Nijerya'nın en önemli sorunları arasında geniş çaplı yoksulluk, ekonomik sorunlar ve işsizliğe değinmek mümkün. Buhari her dönemde yolsuzluk ile mücadele vaadinde bulunsa da ancak son yıllarda bu alanda göz alıcı bir başarı elde edememiştir. Küresel petrol fiyatlarının düşmesi ile de Nijerya'daki ekonomik sorunlar daha da arttı ve büyüdü. Böylece bu ülkede işsizlik, yoksulluk arttı ve su, arazi ve evcil hayvan kaynakları üzerindeki çatışmalar da şiddetlendi. Ekonomik raporlara göre ise Nijerya'da 87 milyon kişi yoksulluk çizgisi altında yaşayıp 13 milyon çocuk da okula gidemez durumdadırlar.

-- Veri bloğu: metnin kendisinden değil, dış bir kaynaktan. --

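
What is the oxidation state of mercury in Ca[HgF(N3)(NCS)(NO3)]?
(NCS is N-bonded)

1 calcium outside the brackets (+2 each) → the complex ion is 2−.
Ligand charges: 1×F = -1; 1×NCS = -1; 1×N3 = -1; 1×NO3 = -1; sum -4.
Hg + (-4) = 2− ⇒ Hg is +2.

+2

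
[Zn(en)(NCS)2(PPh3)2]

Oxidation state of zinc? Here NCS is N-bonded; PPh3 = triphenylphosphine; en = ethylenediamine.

No counter-ion: the bracketed complex is neutral.
Ligand charges: 2×NCS = -2; 2×PPh3 neutral; 1×en neutral; sum -2.
Zn + (-2) = 0 ⇒ Zn is +2.

+2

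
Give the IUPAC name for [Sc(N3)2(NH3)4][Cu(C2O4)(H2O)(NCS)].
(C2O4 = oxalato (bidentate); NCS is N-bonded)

tetraamminediazidoscandium(III) aquaisothiocyanatooxalatocuprate(II)

Both ions are complex: the cation is named first with the plain metal name, the anion second with the -ate form; each ion's ligands are alphabetised independently.
Scandium is always +3 in its complexes; the cation's ligand charges sum to -2, so the complex cation is 1+.
A 1:1 salt means the anion carries the equal and opposite charge, 1−.
Anion: ligand charges sum to -3; for the ion to be 1−, Cu = +2.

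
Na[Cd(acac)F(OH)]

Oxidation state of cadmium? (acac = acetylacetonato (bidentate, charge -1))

+2

1 sodium outside the brackets (+1 each) → the complex ion is 1−.
Ligand charges: 1×acac = -1; 1×OH = -1; 1×F = -1; sum -3.
Cd + (-3) = 1− ⇒ Cd is +2.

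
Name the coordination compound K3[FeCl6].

potassium hexachloroferrate(III)

The 3 potassium counter-ions carry a total charge of +3, so each complex ion is 3−.
Ligand charges: 6×chloro (-1 each); total -6. So Fe + (-6) = 3−, giving Fe = +3.
The complex ion is anionic, so iron takes the -ate form ferrate(III).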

Figaro gazetesi ise Nijerya ile ilgili 29 Şubat yazısında şöyle bir ifadeyi paylaştı: "Nijerya cumhurbaşkanı petrole bağlılık, yoksulluk ve işsizlik gibi sorunlar ile karşı karşıyadır. "
Bunlara ilaveten geçen yıl Boko Haram terör örgütü de ülke çapındaki faaliyetlerini elini kolunu sallayarak sürdürdü. Buhari defalarca Boko Haram grubunun yok edilmesi vaadini vermesine rağmen şimdiye dek Nijerya güvenlik ve askeri güçleri bu alanda bir başarı elde etmemişlerdir. Bu terör örgütü Nijerya'nın yanı sıra Çad gölünün etrafındaki ülkelerde de faaliyet göstermektedir.
Boko Haram terör örgütü yabancı ülkelerin özellikle de Suudi Arabistan'ın destekleri ile ayakta tutulmaktadır. Benin'in eski Cumhurbaşkanı Nicéphore Dieudonné Soglo bu alanda şöyle bir açıklamada bulunmuştu: "Suudi Arabistan ve Katar, Çad gölü etrafındaki bir kaç ülkeyi başvurduğu şiddet ve kan dökme olayları ile güvensizleştiren Boko Haram terör örgütünü desteklemektedirler.
Bunlara paralel olarak Nijerya Parlamentosu Askeri ve Savunma Komisyonu başkanı Muhammed Ali Andome de son zamanda Boko Haram grubuna mensup teröristlerin Nijerya ve bölge ülkelerindeki cinayetlerinin artması hususunda uyarıda bulunup Boko Haram'ın cinayetlerini durdurmak için ulusal ve küresel stratejik planların yürütülmesi için ayrılan bütçenin yeterli olmadığını söyledi.
Boko Haram hala Nijerya hükümetinin zafiyetleri sayesinde cinayetlerine devam edip Şeyh Zakzaki'yi de uluslararası topluluklar ve kurumların kayıtsızlığı sayesinde hapiste tutmaktadır. İşte Nijerya'nın 2020 yılında bu çerçevede büyük sorunlar yaşayacağı tahmin edilmektedir.